The matter was of sufficient
importance to have been heard in the High Court and with the
advantage of having all five matters
adjudicated upon by one court at
the same time. I am therefore not convinced that the costs in regard
of the first defendant should
be limited to magistrate court's scale.
[31] The respondents proposed that the
costs order should be altered to compel the first and third
defendants to pay the costs of
the matter jointly and severally. I
am of the view that that would not be in accordance with justice. In
so far as the orders
granted by the Court a quo did not differentiate
between the different cases that made up the consolidated matters and
therefore
the different defendants and in insofar as those orders are
altered in this decision or set aside by this Court, it will only
relate
to the applicable cases of the first and third defendants,
namely case 2349/2011 in respect of the first defendant and case
3008/2011
in respect of the third defendant.
[32] As far as the costs of appeal is
concerned, the appellants are substantially successful in their
appeal and the respondents
in their cross appeal.
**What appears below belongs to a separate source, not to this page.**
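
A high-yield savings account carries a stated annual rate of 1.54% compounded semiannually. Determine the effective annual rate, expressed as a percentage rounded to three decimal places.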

I am of the view
that, in those circumstances, each party should bear their own costs
of appeal.
[33] In conclusion, I am of the view
that the following orders should be granted:
A. The appeal and cross appeal succeeds
to the extent set out in the following paragraphs.
B. 1. In respect of case number
2349/2011 and 3008/2011, paragraph 1, 3 and 4 of the orders of the
Court a quo are set aside, and
substituted with the following:
2. In case 2349/2011;
2.1 Defendant is ordered to pay
plaintiff the sum of R30 000,00 with interest at the legal rate
calculated from the 4th of October
2012.
2.2 Defendant is ordered to pay the
costs of suit which will include one 240th of the costs pertaining to
the report of the expert
witness, Mr J Spies.
3. In case 3008/2011;
3.1 Defendant is ordered to pay
plaintiffs the sum of R136 000.00 with interest at the legal rate
calculated from the 5th of November
2012.
3.2 Defendant is ordered to pay the
costs of suit, which will include one 240th of the costs pertaining
to the report of the expert
witness, J Spies, as well as his
additional qualifying fees and attendance at Court for one day.
4. Each party is to bear its own costs
of appeal.
A. F. JORDAAN, J
I concur, and it is ordered
accordingly.
S. EBRAHIM, J
I concur.
L. B. J. MOENG, AJ
On behalf of the appellant: Adv.
W.G. Pretorius
Instructed by:
Christo Dippenaar Attorneys
BLOEMFONTEIN
On behalf of the respondent: Adv. B.